Program tersebut dilaksanakan
secara konsekwen sehingga dalam waktu singkat jalan raya antara Pekanbaru
sampai batas Sumatera Barat siap dikerjakan. Jalan tersebut merupakan
kebanggaan Provinsi Riau. Pemasukan keuangan daerah mulai kelihatan nyata,
sehingga Kas Daerah yang pada mulanya kosong sama sekali, mulai berisi.
Anggaran Belanja yang diperbuat kemudian tidak lagi merupakan anggaran khayalan
tetapi betul-betul dapat dipenuhi dengan sumber-sumber penghasilan sendiri
sebagai suatu daerah otonom.
Disamping itu atas prakarsa
Gubernur Kaharuddin Nasution diusahakan pula pengumpulan dana disamping
keuangan daerah yang sifatnya inkonvensional. Dana ini diperdapat dari
sumber-sumber di luar anggaran daerah, dan hasilnya dimanfaatkan untuk
pembangunan, diantaranya pembangunan pelabuhan baru beserta gudangnya, gedung
pertemuan umum (Gedung Trikora), gedung Universitas Riau, Wisma Riau Mesjid
Agung, Asrama Pelajar Riau untuk Putera dan Putri di Yogyakarta dan lain-lain.

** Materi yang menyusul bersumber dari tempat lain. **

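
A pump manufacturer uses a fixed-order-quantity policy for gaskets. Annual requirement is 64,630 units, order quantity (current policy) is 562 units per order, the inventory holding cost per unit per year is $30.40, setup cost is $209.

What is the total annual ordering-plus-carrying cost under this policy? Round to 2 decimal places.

$32,577.40

Annual ordering cost = (D/Q)·S = (64,630/562) × 209 = $24,035.00
Annual holding cost  = (Q/2)·H = (562/2) × 30.4 = $8,542.40
Total = $24,035.00 + $8,542.40 = $32,577.40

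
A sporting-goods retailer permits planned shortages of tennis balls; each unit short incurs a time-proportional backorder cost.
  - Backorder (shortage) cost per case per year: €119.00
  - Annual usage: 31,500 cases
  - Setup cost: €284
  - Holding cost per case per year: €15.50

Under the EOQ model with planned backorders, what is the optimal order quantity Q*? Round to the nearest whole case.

Q* = √(2DS/H) · √((H + b)/b)
   = √(2 × 31,500 × 284 / 15.5) · √((15.5 + 119) / 119)
   = 1,074.394 × 1.0631 ≈ 1,142.22

1,142 cases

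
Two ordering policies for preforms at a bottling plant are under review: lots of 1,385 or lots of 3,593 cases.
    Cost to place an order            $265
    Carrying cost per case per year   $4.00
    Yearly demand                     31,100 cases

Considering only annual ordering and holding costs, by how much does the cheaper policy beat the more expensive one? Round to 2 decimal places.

For each Q, cost = (D/Q)·S + (Q/2)·H.
TC(1,385) = (31,100/1,385)×265 + (1,385/2)×4 = $8,720.54
TC(3,593) = (31,100/3,593)×265 + (3,593/2)×4 = $9,479.77
|ΔTC| = |$8,720.54 − $9,479.77| = $759.22

$759.22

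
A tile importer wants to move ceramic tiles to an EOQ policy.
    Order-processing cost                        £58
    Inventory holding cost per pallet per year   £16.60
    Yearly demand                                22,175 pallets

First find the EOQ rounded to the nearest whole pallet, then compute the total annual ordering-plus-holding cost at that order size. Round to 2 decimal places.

£6,534.54

Optimal lot size Q* = (2 × 22,175 × £58 / £16.6)^½ ≈ 393.65 → Q = 394 pallets
Annual ordering cost = (D/Q)·S = (22,175/394) × 58 = £3,264.34
Annual holding cost  = (Q/2)·H = (394/2) × 16.6 = £3,270.20
Total = £3,264.34 + £3,270.20 = £6,534.54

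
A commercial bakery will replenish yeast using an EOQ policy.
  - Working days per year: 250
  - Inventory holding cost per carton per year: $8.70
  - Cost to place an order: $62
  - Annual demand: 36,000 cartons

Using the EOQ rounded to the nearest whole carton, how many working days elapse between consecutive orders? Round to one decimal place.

5.0 days

2DS/H = 2·36,000·62/8.7 = 513,103.45
EOQ = √513,103.45 ≈ 716.31 → Q = 716 cartons
Cycle time = (working days × Q)/D = (250 × 716) / 36,000 = 4.972 days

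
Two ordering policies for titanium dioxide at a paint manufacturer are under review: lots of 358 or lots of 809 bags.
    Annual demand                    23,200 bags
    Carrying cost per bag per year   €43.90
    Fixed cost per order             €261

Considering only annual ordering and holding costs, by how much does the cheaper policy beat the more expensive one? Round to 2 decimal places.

Annual cost at Q: ordering D·S/Q plus holding Q·H/2.
TC(358) = (23,200/358)×261 + (358/2)×43.9 = €24,772.07
TC(809) = (23,200/809)×261 + (809/2)×43.9 = €25,242.35
Lots of 358 are cheaper by €470.28.

€470.28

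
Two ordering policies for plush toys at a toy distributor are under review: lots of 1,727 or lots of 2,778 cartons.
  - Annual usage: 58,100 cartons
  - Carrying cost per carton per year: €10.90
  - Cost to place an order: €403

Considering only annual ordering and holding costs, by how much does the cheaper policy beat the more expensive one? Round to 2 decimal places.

For each Q, cost = (D/Q)·S + (Q/2)·H.
TC(1,727) = (58,100/1,727)×403 + (1,727/2)×10.9 = €22,969.94
TC(2,778) = (58,100/2,778)×403 + (2,778/2)×10.9 = €23,568.57
|ΔTC| = |€22,969.94 − €23,568.57| = €598.64

€598.64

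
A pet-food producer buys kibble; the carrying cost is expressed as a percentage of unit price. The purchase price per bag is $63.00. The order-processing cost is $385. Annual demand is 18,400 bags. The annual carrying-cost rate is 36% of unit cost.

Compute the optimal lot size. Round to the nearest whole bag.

790 bags

Carrying cost H = $63 × 36% = $22.6800/bag/yr
Q* = √(2·D·S / H) = √(2·18,400·385 / 22.68) = √624,691.4 ≈ 790.37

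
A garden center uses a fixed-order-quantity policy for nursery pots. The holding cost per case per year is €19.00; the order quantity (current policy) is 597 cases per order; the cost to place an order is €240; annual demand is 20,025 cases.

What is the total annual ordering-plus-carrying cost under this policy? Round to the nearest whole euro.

Annual ordering cost = (D/Q)·S = (20,025/597) × 240 = €8,050.25
Annual holding cost  = (Q/2)·H = (597/2) × 19 = €5,671.50
Total = €8,050.25 + €5,671.50 = €13,721.75

€13,722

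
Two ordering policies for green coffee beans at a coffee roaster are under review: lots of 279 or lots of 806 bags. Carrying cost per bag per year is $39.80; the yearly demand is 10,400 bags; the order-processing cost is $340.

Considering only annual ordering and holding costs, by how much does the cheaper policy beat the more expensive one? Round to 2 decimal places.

Annual cost at Q: ordering D·S/Q plus holding Q·H/2.
TC(279) = (10,400/279)×340 + (279/2)×39.8 = $18,225.94
TC(806) = (10,400/806)×340 + (806/2)×39.8 = $20,426.50
|ΔTC| = |$18,225.94 − $20,426.50| = $2,200.56

$2,200.56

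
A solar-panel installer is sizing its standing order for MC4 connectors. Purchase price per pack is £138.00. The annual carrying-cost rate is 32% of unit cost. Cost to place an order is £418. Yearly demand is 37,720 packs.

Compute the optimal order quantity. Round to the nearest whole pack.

845 packs

H = i·C = 0.32 × £138 = £44.1600 per pack-year
EOQ = √(2DS/H) = √(2 × 37,720 × 418 / 44.16)
    = √(714,083.33) ≈ 845.03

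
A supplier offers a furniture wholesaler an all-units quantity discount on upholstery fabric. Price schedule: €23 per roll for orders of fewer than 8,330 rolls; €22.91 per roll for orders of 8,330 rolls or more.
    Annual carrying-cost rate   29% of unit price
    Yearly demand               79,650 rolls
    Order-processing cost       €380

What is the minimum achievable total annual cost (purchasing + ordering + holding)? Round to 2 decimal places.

H₁ = 29%×€23 = €6.6700;  H₂ = 29%×€22.91 = €6.6439
EOQ₁ = √(2×79,650×380/6.6700) = 3,012.57  (< 8,330, feasible at tier 1)
EOQ₂ = √(2×79,650×380/6.6439) = 3,018.48  (< 8,330 → use Q = 8,330 at tier-2 price)
TC(tier 1 (EOQ₁), Q≈3,012.6) = €1,852,043.82
TC(tier 2, Q≈8,330.0) = €1,856,086.84
Minimum at tier 1 (EOQ₁): €1,852,043.82

€1,852,043.82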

Untuk penyempurnaan pemerintahan
daerah, disusunlah DPRD-GR. Untuk itu ditugaskan anggota BPH Wan Ghalib dengan
dibantu Bupati Dt. Mangkuto Ameh untuk mengadakan hearing dengan partai-partai
politik dan organisasi-organisasi massa dalam menyusun komposisi. Sesuai dengan
itu diajukan sebanyak 38 calon anggota yang disampaikan kepada menteri dalam
negeri Ipik Gandamana.
Usaha untuk menyempurnakan
Pemerintah Daerah terus ditingkatkan, disamping Gubernur Kepala Daerah, pada
tanggal 25 April 1962 diangkat seorang Wakil Gubernur kepala Daerah, yaitu Dt.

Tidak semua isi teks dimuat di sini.